Question

What is the vertex form \[y = {x^2} + 8x + 15\]?

Answer 1

Hint: Recollect the vertex formula. Express the given equation into an algebraic identity.
The vertex form is given by \[y = {(x - h)^2} + k\] , where $h$,$k$ are the vertex.

Complete step by step answer:
Let the vertex be \[\left( {h,{\text{ }}k} \right)\] .
The vertex form is given by \[y = {(x - h)^2} + k\] , where $ h$,$k$ are the vertex.
The given equation is\[y = {x^2} + 8x + 15\]
Express the quadratic equation in square notation
That is, in the form of \[{(a + b)^2}\]
\[{(a + b)^2} = {a^2} + 2ab + {b^2}\]
 Comparing with the expansion and given equation ,
\[{a^2} = {x^2}\]
\[a = x\]
\[2ab = 8x = 2(x)(4)\]
Here $b$ turns to be $4$;
By comparing the middle term, we get the value of $b$.
Hence add and subtract $16$ so as not to change the equation meaning
\[{x^2} + 8x + 15\] =\[{x^2} + 2(4)(x) + {4^2} - 16 + 15\]
Compare the equation with the standard expansion
\[{x^2} + 8x + 15\] = \[{(x + 4)^2} - 1\]
(After combining the square term left part is \[ - 16{\text{ }} + 15{\text{ }} = {\text{ }} - 1\])
\[y = {(x + 4)^2} - 1\]
Comparing the above equation with the vertex form \[y = {(x - h)^2} + k\]
We can write \[y = {(x - ( - 4))^2} + ( - 1)\]
Hence we can write \[h{\text{ }} = {\text{ }} - 4\] and \[k{\text{ }} = {\text{ }} - 1\]
The vertex form is \[y = {(x + 4)^2} - 1\]

Additional information: The vertex form of a parabola's equation is generally expressed as: $y = a{(x - h)^2} + k$ . \[\left( {h,{\text{ }}k} \right)\]is the vertex.
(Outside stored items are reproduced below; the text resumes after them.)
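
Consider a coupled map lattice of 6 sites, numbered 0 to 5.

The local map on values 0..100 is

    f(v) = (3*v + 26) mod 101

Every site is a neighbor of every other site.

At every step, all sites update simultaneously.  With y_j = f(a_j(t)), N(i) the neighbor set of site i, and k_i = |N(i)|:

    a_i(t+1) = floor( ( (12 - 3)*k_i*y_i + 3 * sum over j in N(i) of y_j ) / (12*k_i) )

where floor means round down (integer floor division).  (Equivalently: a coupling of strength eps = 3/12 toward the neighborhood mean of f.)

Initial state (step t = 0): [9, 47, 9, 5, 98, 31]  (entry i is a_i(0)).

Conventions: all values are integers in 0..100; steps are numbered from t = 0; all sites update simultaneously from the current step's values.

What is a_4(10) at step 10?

Answer: a_4(10) = 62

Derivation:
t=0: [9, 47, 9, 5, 98, 31]
t=1: [49, 58, 49, 41, 24, 25]
t=2: [69, 88, 69, 53, 88, 19]
t=3: [41, 81, 41, 79, 81, 78]
t=4: [51, 64, 51, 60, 64, 58]
t=5: [69, 25, 69, 17, 25, 83]
t=6: [32, 10, 32, 64, 10, 61]
t=7: [23, 48, 23, 20, 48, 13]
t=8: [90, 72, 90, 84, 72, 69]
t=9: [84, 46, 84, 71, 46, 40]
t=10: [71, 62, 71, 43, 62, 49]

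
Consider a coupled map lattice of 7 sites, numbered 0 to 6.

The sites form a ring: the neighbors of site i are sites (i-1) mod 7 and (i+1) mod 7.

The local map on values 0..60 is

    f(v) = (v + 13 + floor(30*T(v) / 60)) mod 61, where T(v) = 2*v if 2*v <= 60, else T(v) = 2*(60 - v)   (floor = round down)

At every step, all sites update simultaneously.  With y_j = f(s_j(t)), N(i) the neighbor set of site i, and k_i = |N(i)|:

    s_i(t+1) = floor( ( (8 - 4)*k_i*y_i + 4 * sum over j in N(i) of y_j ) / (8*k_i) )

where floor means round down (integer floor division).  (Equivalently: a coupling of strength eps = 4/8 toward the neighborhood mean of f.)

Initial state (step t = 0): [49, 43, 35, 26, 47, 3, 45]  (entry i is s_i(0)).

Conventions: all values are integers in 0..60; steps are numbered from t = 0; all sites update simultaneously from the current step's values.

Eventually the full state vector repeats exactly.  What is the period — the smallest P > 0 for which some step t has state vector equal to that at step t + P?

Answer: 2
Key observation: The state at step 3, [12, 12, 12, 12, 12, 12, 12], reappears at step 5 — and no state repeats earlier — so the cycle the system enters has period 2.

Derivation:
t=0: [49, 43, 35, 26, 47, 3, 45]
t=1: [12, 12, 10, 8, 11, 15, 13]
t=2: [37, 36, 33, 31, 35, 40, 39]
t=3: [12, 12, 12, 12, 12, 12, 12]
t=4: [37, 37, 37, 37, 37, 37, 37]
t=5: [12, 12, 12, 12, 12, 12, 12]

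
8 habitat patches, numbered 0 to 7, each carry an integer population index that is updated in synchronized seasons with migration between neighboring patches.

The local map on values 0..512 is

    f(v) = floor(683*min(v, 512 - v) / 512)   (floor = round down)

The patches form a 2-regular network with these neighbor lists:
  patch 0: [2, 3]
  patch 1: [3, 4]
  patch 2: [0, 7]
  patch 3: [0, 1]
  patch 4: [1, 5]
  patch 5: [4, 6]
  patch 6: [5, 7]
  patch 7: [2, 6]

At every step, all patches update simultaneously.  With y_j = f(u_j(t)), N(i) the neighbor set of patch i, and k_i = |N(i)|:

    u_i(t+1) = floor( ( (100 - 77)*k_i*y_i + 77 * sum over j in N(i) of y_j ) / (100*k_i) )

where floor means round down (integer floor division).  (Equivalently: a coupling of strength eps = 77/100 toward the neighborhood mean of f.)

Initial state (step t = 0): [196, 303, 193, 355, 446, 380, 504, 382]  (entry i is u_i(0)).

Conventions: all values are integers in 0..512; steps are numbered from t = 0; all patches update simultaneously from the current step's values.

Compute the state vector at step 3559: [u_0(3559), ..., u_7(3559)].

Simulating step by step:
t=0: [196, 303, 193, 355, 446, 380, 504, 382]
t=1: [239, 178, 226, 255, 195, 78, 136, 142]
t=2: [319, 285, 264, 291, 191, 193, 154, 229]
t=3: [299, 280, 292, 282, 273, 235, 263, 276]
t=4: [295, 311, 297, 298, 312, 322, 317, 312]
t=5: [286, 273, 279, 279, 261, 260, 259, 271]
t=6: [307, 321, 310, 309, 328, 335, 330, 322]
t=7: [270, 256, 264, 264, 245, 241, 243, 254]
t=8: [328, 330, 330, 331, 329, 324, 328, 329]
t=9: [242, 242, 243, 242, 245, 245, 246, 243]
t=10: [322, 323, 323, 322, 324, 326, 325, 325]
t=11: [252, 251, 251, 252, 250, 249, 248, 250]
t=12: [335, 334, 334, 335, 333, 331, 331, 332]
t=13: [236, 237, 237, 236, 238, 239, 240, 239]
t=14: [314, 315, 316, 314, 317, 318, 318, 318]
t=15: [262, 262, 261, 263, 260, 258, 258, 259]
t=16: [333, 333, 334, 332, 335, 337, 337, 336]
t=17: [238, 238, 236, 238, 235, 234, 233, 234]
t=18: [315, 315, 314, 317, 314, 311, 311, 312]
t=19: [262, 262, 264, 261, 264, 266, 267, 266]
t=20: [332, 332, 330, 333, 330, 328, 327, 328]
t=21: [240, 240, 242, 239, 242, 244, 245, 244]
t=22: [320, 320, 322, 319, 322, 324, 325, 324]
t=23: [255, 255, 253, 256, 253, 250, 249, 250]
t=24: [339, 339, 336, 340, 336, 334, 332, 334]
t=25: [231, 231, 233, 229, 233, 237, 237, 237]
t=26: [307, 307, 311, 307, 311, 313, 316, 313]
t=27: [271, 271, 268, 273, 268, 264, 264, 264]
t=28: [321, 321, 325, 320, 325, 328, 330, 328]
t=29: [252, 252, 249, 254, 249, 245, 244, 245]
t=30: [335, 335, 331, 336, 331, 327, 325, 327]
t=31: [237, 237, 241, 235, 241, 245, 246, 245]
t=32: [316, 316, 321, 315, 321, 324, 326, 324]
t=33: [258, 258, 255, 261, 255, 250, 249, 250]
t=34: [337, 337, 336, 337, 336, 335, 332, 335]
t=35: [233, 233, 234, 233, 234, 236, 236, 236]
t=36: [310, 310, 312, 310, 312, 313, 314, 313]
t=37: [267, 267, 266, 269, 266, 265, 264, 265]
t=38: [326, 326, 327, 325, 327, 329, 329, 329]
t=39: [247, 247, 246, 248, 246, 244, 244, 244]
t=40: [329, 329, 327, 329, 327, 326, 325, 326]
t=41: [244, 244, 246, 244, 246, 247, 248, 247]
t=42: [326, 326, 327, 325, 327, 329, 329, 329]

Answer: [247, 247, 246, 248, 246, 244, 244, 244]
Key observation: The state at step 38, [326, 326, 327, 325, 327, 329, 329, 329], reappears at step 42: the system is in a cycle of period 4 from step 38 on.  Therefore the state at step 3559 equals the state at step 38 + ((3559 - 38) mod 4) = 39, which is [247, 247, 246, 248, 246, 244, 244, 244].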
If$a$ is positive then the parabola opens upwards like a regular "U". If$a$is negative, then the graph opens downwards like an upside down "U".
You can draw the parabola and show vertex to attract the examiner.
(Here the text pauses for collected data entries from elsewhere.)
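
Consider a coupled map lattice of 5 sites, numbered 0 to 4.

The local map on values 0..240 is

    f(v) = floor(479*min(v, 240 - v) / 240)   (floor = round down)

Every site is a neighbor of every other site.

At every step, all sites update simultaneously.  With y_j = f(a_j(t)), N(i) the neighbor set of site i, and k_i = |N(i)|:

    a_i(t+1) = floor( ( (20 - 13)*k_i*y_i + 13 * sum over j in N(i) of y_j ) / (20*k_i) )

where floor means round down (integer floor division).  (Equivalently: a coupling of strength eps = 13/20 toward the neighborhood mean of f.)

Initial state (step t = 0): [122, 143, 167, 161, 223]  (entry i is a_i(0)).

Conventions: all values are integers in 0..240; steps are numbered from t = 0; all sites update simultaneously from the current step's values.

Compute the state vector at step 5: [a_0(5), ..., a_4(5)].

Answer: [47, 47, 47, 47, 46]

Derivation:
t=0: [122, 143, 167, 161, 223]
t=1: [168, 160, 151, 153, 130]
t=2: [168, 171, 174, 173, 182]
t=3: [133, 132, 131, 132, 128]
t=4: [215, 216, 216, 216, 217]
t=5: [47, 47, 47, 47, 46]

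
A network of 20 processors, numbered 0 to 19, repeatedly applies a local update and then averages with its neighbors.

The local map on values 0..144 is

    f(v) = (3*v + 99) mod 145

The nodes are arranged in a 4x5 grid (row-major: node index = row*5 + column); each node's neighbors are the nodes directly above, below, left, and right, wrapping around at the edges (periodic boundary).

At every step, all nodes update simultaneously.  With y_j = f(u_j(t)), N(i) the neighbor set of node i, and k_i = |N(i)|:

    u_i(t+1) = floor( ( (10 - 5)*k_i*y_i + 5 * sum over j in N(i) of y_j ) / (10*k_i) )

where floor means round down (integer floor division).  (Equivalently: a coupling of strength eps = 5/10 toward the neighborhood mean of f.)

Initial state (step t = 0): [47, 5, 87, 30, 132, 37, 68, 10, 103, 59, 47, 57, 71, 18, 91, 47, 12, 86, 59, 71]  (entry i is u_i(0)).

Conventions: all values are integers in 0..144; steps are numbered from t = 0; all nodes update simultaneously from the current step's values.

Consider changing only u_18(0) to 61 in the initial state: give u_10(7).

Simulating step by step:
t=0: [47, 5, 87, 30, 132, 37, 68, 10, 103, 59, 47, 57, 71, 18, 91, 47, 12, 86, 61, 71]
t=1: [89, 96, 79, 70, 66, 74, 60, 92, 98, 106, 93, 95, 52, 48, 73, 90, 117, 79, 86, 57]
t=2: [64, 82, 53, 37, 46, 68, 105, 91, 92, 84, 73, 90, 95, 87, 68, 77, 47, 52, 69, 85]
t=3: [25, 69, 95, 70, 69, 33, 90, 93, 77, 55, 32, 82, 89, 61, 34, 43, 83, 94, 46, 52]
t=4: [35, 40, 73, 39, 42, 61, 66, 80, 65, 80, 55, 60, 84, 101, 80, 72, 59, 85, 90, 85]
t=5: [69, 65, 46, 59, 70, 97, 52, 37, 37, 58, 102, 106, 75, 80, 67, 59, 102, 69, 78, 61]
t=6: [39, 43, 73, 92, 61, 96, 92, 70, 79, 88, 103, 110, 49, 43, 58, 113, 92, 43, 63, 93]
t=7: [75, 75, 47, 86, 108, 91, 84, 42, 55, 87, 104, 118, 91, 93, 109, 46, 81, 86, 113, 95]

Answer: u_10(7) = 104
Key observation: This trace re-runs the system from the modified initial state.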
Note: As all terms are positive in the given equation we are expressing as \[{\left( {a{\text{ }} + {\text{ }}b} \right)^2}\] notation. If the middle term is negative then express as\[{\left( {a{\text{ }} + {\text{ }}b} \right)^2}\].
When you are adding a term to the equation you must subtract it also, that keeps the equation unchanged.